Noch heute fange ich mit der Diät an.
»Ein Parkticket, bitte.«
»Sagst du mir noch deine Autonummer, Süße?«
Der Kerl glotzt mich lächelnd an. In der Bude riecht es nach Essen, hinter einem Vorhang hantiert jemand mit Töpfen und Tellern, eine Frauenstimme trällert eine Cumbia-Melodie. Mein Blick wandert von der nackten, nur knapp durch einen großen Autoreifen verdeckten Frau auf dem Wandkalender zu den Hintern, die mich von den Zeitschriften in der Auslage anspringen. Wenn ich mir Mühe gebe, kann ich mir vorstellen, ich wäre die Schönheit hinter dem Reifen, oder ich würde auf dem Hochglanzpapier einer der Illustrierten meinen Hintern zur Schau stellen. Der Mann hinter dem Tresen starrt mir, unermüdlich lächelnd, auf die Brüste, die mein vor Jahren gekauftes Spandex-T-Shirt ausfüllen. Ich lasse den Blick weiter über die Zeitschriften und dann zurück zum Kalender wandern.
Irgendwann stütze ich den Ellbogen auf dem Tresen auf und beuge mich vor, dem Mann entgegen, der mich weiterhin lächelnd anstarrt. Ich sehe ihm in die Augen und ziehe dabei mein T-Shirt nach unten, genüsslich ziehe ich am Ausschnitt, bis eine Brustwarze fast frei liegt, ich halte kurz inne, und ziehe den Stoff dann noch ein Stückchen nach unten, und noch ein Stückchen. Der Typ hört auf zu lächeln und sieht mich nicht mehr an. Ein intensiver Geruch von Linseneintopf mit fetter Fleischeinlage dringt durch den Vorhang und nimmt alles in Beschlag.
»Die Autonummer?«, flüstert der Mann.
»AXB 1890«, diktiere ich langsam, ohne den Blick abzuwenden.

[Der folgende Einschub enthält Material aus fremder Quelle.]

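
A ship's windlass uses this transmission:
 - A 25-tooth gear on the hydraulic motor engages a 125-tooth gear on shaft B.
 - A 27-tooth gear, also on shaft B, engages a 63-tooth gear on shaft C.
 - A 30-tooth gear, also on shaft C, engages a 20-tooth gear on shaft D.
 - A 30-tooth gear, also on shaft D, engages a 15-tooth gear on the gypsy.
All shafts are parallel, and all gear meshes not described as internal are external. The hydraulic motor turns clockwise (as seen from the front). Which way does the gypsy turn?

clockwise

the hydraulic motor → shaft B: external mesh, 1 reversal → CCW.
shaft B → shaft C: external mesh, 1 reversal → CW.
shaft C → shaft D: external mesh, 1 reversal → CCW.
shaft D → the gypsy: external mesh, 1 reversal → CW.
4 reversals in total — an even number — so the gypsy turns the same way as the hydraulic motor.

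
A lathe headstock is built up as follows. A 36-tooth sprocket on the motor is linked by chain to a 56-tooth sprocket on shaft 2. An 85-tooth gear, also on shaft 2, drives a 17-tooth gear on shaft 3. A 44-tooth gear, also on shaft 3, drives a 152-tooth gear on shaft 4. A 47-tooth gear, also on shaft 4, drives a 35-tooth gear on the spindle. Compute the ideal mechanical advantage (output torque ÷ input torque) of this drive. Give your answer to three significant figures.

Each stage contributes driven/driver: chain 56/36 = 1.5556, gear mesh 17/85 = 0.2, gear mesh 152/44 = 3.4545, gear mesh 35/47 = 0.74468.
Overall: 1.5556 × 0.2 × 3.4545 × 0.74468 = 0.80034.

0.800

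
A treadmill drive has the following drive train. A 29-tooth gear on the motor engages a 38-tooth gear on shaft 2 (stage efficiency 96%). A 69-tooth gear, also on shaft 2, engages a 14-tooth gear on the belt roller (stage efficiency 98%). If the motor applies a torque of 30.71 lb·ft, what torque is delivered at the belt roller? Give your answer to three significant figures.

gear mesh 38/29 = 1.3103 → τ = 30.71·1.3103·0.96 = 38.631 lb·ft
gear mesh 14/69 = 0.2029 → τ = 38.631·0.2029·0.98 = 7.6814 lb·ft

7.68 lb·ft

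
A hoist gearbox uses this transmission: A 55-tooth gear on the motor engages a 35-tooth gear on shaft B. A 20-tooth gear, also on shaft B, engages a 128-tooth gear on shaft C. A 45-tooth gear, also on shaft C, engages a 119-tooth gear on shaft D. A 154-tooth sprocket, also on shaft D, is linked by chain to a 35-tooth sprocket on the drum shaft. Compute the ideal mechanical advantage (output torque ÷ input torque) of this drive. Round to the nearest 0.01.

2.45

Each stage contributes driven/driver: gear mesh 35/55 = 0.63636, gear mesh 128/20 = 6.4, gear mesh 119/45 = 2.6444, chain 35/154 = 0.22727.
Overall: 0.63636 × 6.4 × 2.6444 × 0.22727 = 2.4478.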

Jetzt schaut der Typ wieder, diesmal in mein Gesicht, dann blickt er zum Vorhang, und gleich darauf senkt er die Augen auf das Papier, auf dem er, plötzlich in Eile, meine Autonummer notiert.
Er reißt den Zettel vom Block. »Zehn Pesos«, brummelt er.

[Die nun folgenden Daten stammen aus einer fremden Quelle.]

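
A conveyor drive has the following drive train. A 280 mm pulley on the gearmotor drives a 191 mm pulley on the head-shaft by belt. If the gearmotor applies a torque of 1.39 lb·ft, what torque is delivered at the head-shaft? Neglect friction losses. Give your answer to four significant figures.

Belt: ratio = 191/280 = 0.68214; torque at the head-shaft = 1.39 × 0.68214 = 0.94818 lb·ft.

0.9482 lb·ft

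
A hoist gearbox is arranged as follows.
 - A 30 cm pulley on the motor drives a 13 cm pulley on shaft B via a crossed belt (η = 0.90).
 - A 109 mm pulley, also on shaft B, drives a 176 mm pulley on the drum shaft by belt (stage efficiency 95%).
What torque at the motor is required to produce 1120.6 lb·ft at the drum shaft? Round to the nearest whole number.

Overall ratio R = 0.43333 × 1.6147 = 0.69969; overall efficiency η = 0.90 × 0.95 = 0.8550.
Input torque = output torque / (R × η) = 1120.6 / (0.69969 × 0.8550) = 1873.2 lb·ft.

1873 lb·ft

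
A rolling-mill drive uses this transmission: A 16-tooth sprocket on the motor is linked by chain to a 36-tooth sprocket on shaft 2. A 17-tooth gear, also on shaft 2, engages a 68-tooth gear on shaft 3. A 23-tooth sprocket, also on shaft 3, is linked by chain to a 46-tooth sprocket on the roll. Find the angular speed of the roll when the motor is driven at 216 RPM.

12 RPM

Chain: ratio = 36/16 = 2.25, so shaft 2 turns at 216 / 2.25 = 96 RPM.
Gear mesh: ratio = 68/17 = 4, so shaft 3 turns at 96 / 4 = 24 RPM.
Chain: ratio = 46/23 = 2, so the roll turns at 24 / 2 = 12 RPM.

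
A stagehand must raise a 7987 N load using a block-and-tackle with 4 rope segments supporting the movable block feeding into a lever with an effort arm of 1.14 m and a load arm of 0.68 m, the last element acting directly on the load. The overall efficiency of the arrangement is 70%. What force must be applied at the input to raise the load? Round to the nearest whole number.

1701 N

Block-and-tackle MA = number of supporting rope parts = 4.
Lever MA = effort arm / load arm = 1.14/0.68 = 1.6765.
Combined ideal MA = 4 × 1.6765 = 6.7059.
Actual MA = 6.7059 × 0.70 = 4.6941.
Effort = load / actual MA = 7987 / 4.6941 = 1701.5 N.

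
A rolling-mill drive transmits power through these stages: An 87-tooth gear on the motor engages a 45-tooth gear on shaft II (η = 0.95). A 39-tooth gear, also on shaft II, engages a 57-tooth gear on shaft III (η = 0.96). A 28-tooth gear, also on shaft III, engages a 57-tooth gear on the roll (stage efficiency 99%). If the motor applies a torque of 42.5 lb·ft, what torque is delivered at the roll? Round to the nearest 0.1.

59.1 lb·ft

After the gear mesh (45/87): 42.5 × 0.51724 × 0.95 = 20.884 lb·ft
After the gear mesh (57/39): 20.884 × 1.4615 × 0.96 = 29.301 lb·ft
After the gear mesh (57/28): 29.301 × 2.0357 × 0.99 = 59.053 lb·ft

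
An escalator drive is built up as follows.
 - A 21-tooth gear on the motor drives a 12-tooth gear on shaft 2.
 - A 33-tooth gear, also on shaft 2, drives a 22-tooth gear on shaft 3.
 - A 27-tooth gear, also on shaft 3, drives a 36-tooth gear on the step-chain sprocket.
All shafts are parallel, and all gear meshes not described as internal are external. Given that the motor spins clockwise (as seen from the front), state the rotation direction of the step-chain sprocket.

counterclockwise

the motor → shaft 2: external mesh, 1 reversal → CCW.
shaft 2 → shaft 3: external mesh, 1 reversal → CW.
shaft 3 → the step-chain sprocket: external mesh, 1 reversal → CCW.
3 reversals in total — an odd number — so the step-chain sprocket turns opposite to the motor.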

In aller Ruhe ziehe ich mein T-Shirt zurecht, und der Typ händigt mir das Ticket aus, nimmt den Schein entgegen und gibt mir das Wechselgeld zurück, ohne mich noch einmal anzusehen.
»Hosenscheißer.« Mit entschlossenen Schritten gehe ich hinaus, ich komme zu spät zu dem Treffen.